It also applies to hockey players, and Nazem Kadri is a prime example of that.

The London Knights forward spent the first half of the season centering the team's top line and being the team's offensive leader. That all changed, though, on Jan. 8, when the Knights acquired John Tavares, the top prospect for the 2009 Entry Draft.

Suddenly there was a new first-line center and a new offensively gifted superstar.

How would Kadri adjust? Just fine, thank you.

"The guy's a world-class player," Kadri said of Tavares. "To have him on my line just makes things a whole lot better."

The numbers bear that out. Of Tavares' 32 goals in his first 23 games with the Knights, Kadri assisted on 12 of them, and London has gone 17-8-1-1 since the trade.

Tavares certainly has enjoyed the experience.

"Naz is a guy who brings a lot of skill," Tavares told "He's a guy who handles the puck really well and sees the ice really well, as well. He's able to find the open guys when it seems like everyone is covered and there's not much area to put the puck in. If he's got to put it through a few skates or a few sticks, he always seems to get it there. He's a solid two-way guy who's got the experience and what it takes to be a winner."
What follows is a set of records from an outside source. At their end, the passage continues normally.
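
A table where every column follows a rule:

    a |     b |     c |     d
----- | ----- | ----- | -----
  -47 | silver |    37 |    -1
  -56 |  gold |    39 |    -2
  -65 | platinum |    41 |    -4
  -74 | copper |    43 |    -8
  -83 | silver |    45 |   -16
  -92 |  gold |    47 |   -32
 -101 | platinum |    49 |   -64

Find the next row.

Column a — −9 each step: -47, -56, -65, -74, -83, -92, -101 → -110.
Column b — repeats silver → gold → platinum → copper: silver, gold, platinum, copper, silver, gold, platinum → copper.
Column c: +2 each step; 37, 39, 41, 43, 45, 47, 49 → 51.
For the column d, ×2 each step: -1, -2, -4, -8, -16, -32, -64 → -128.
Putting it together: -110  copper  51  -128.

-110  copper  51  -128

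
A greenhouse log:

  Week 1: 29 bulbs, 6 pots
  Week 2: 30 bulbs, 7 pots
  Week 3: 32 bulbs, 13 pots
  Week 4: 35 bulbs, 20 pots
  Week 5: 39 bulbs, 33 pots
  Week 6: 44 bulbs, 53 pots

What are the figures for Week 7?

50 bulbs, 86 pots

For the bulbs, differences are 1, 2, 3, … (increasing by 1 each time): 29, 30, 32, 35, 39, 44 → 50.
Pots: each term is the sum of the two before it; 6, 7, 13, 20, 33, 53 → 86.
Combining the parts gives 50 bulbs, 86 pots.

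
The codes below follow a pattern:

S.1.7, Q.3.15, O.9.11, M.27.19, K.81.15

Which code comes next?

For the letter, letters move back 2 places in the alphabet: S, Q, O, M, K → I.
Second component goes 1, 3, 9, 27, 81 → 243 (×3 each step).
Third component — alternating steps +8, −4, +8, −4, …: 7, 15, 11, 19, 15 → 23.
So the next code is I.243.23.

I.243.23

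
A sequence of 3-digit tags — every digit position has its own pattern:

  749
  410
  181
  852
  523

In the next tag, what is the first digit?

2

First digit — −3 each step, mod 10: 7, 4, 1, 8, 5 → 2.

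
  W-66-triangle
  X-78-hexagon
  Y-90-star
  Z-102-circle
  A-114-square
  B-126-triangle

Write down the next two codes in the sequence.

C-138-hexagon, D-150-star

Letter: W, X, Y, Z, A, B → C → D (letters move forward 1 place in the alphabet, wrapping Z→A).
Second component: +12 each step; 66, 78, 90, 102, 114, 126 → 138 → 150.
For the shape, repeats triangle → hexagon → star → circle → square: triangle, hexagon, star, circle, square, triangle → hexagon → star.
So the next two codes are C-138-hexagon and D-150-star.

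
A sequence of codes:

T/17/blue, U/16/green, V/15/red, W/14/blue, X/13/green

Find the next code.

Letter — letters move forward 1 place in the alphabet: T, U, V, W, X → Y.
Second component goes 17, 16, 15, 14, 13 → 12 (−1 each step).
Colour goes blue, green, red, blue, green → red (repeats blue → green → red).
So the next code is Y/12/red.

Y/12/red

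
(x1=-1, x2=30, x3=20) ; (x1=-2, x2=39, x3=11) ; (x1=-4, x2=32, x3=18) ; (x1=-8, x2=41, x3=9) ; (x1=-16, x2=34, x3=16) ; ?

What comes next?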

"(Kadri) is going to get more exposure (playing with Tavares)," said an NHL scout. "It can work for him as long as he takes his game to another level with John. If he can play all three forward positions, the coach has a lot more versatility with you in the lineup."
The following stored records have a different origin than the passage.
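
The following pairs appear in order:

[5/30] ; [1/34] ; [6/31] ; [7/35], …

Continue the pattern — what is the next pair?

[13/32]

First component: 5, 1, 6, 7 → 13 (each term is the sum of the two before it).
Second component — alternating steps +4, −3, +4, −3, …: 30, 34, 31, 35 → 32.
Putting it together: [13/32].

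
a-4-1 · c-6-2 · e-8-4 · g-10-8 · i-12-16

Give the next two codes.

k-14-32, m-16-64

For the letter, letters move forward 2 places in the alphabet: a, c, e, g, i → k → m.
Second component goes 4, 6, 8, 10, 12 → 14 → 16 (+2 each step).
Third component — ×2 each step: 1, 2, 4, 8, 16 → 32 → 64.
So the next two codes are k-14-32 and m-16-64.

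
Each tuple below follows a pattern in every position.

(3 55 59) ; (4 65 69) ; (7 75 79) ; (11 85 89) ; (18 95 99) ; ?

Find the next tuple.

First part: each term is the sum of the two before it, so 3, 4, 7, 11, 18 → 29.
Second part: 55, 65, 75, 85, 95 → 105 (+10 each step).
Third part — always 4 more than the second part: 59, 69, 79, 89, 99 → 109.
So the next tuple is (29 105 109).

(29 105 109)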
Rather than worry about a loss of ice time, Kadri has subscribed to the team-first theory.

"I just want to get to the Memorial Cup this year," Kadri told "Acquiring Johnny is going to help us do that. If I have to play left wing, right wing, defense, anything -- I just want to do whatever I can to help my team win."

London got to be in a position to acquire Tavares -- with 97 points they have the second-best record in the OHL -- thanks in part to Kadri's play. Despite missing a month with a broken jaw, Kadri's 51 assists and 76 points are second on team.

The injury, though, came at about the worst time. Kadri and Tavares were the only two 2009 draft-eligible players invited to Canada's junior evaluation camp over the summer, but because of the injury, he was left off the team.

"It was a bit of minus, happened at a bad time with World Juniors and everything, but it's adversity and every hockey player has to go through that," said Kadri. "But right now it's 100 percent."

What helped was some home cooking for the London, Ont., native -- well, more like home shaking.

"The scheduled weight for me to lose was 10-15 pounds, but I only lost five," said Kadri. "My mom had me pounding the shakes back."

Whatever he did worked, as he gained back the weight without losing much in the eyes of the scouts. He was ranked 11th among North American skaters for the 2009 Entry Draft in NHL Central Scouting's midterm rankings. He also earned an invitation to the CHL-NHL Top Prospects Game, where he continued to impress.

"He's big, lanky and skilled," said NHL Central Scouting Director E.J. McGuire. "He uses his size to accentuate his puck skills. Size, reach, stickhandling ability, those long kinds of stick movements that Mario (Lemieux) used to make, like (Vincent) Lecavalier makes."

Kadri likes the Lecavalier comparison.

"Vincent Lecavalier I think is a great hockey player, great leader, great goal scorer," said Kadri. "He does everything. He's a complete player. I do my best to model my play after him."

"He's got some of the best hands in the Ontario Hockey League, if not the CHL. He's always a threat on the ice to score. He's really a man you have to look out for whenever you're on against him."
-- Guelph Storm forward Peter Holland

His peers certainly have noticed.

"Kadri has got real good hands," said Saginaw Spirit goalie Edward Pasquale, Central Scouting's top-rated North American goaltender. "Playing in the same (OHL) conference we see him four times a year. You just have to make sure he doesn't get too many goals on you."

"He's got unbelievable skill," added Guelph Storm forward Peter Holland, the No. 9 skater on Central Scouting's midterm rankings. "He's got some of the best hands in the Ontario Hockey League, if not the CHL. He's always a threat on the ice to score. He's really a man you have to look out for whenever you're on against him."

While his offensive skills are impressive, he needs to get bigger and stronger to play at the next level.
"We'd like to see a little more size and strength," said the NHL scout. "You notice on the ice with the other (players); he stood out as being a little light."

Kadri agrees with that assessment.

"I think I’m 6-feet and around 175 (pounds) now," he said. "I'm a guy that gaining weight is a chore, but I stuck with my trainers and they gave me strict diets to follow and I worked out every day."

That's why the broken jaw could have hurt him more than most players, but he persevered, and has set his sights on a strong second half to the season and then the draft.

"You can't think about it too much," Kadri said of the June selection show. "Keep it in the back of your mind and do what you do every day."

And continue playing well with others.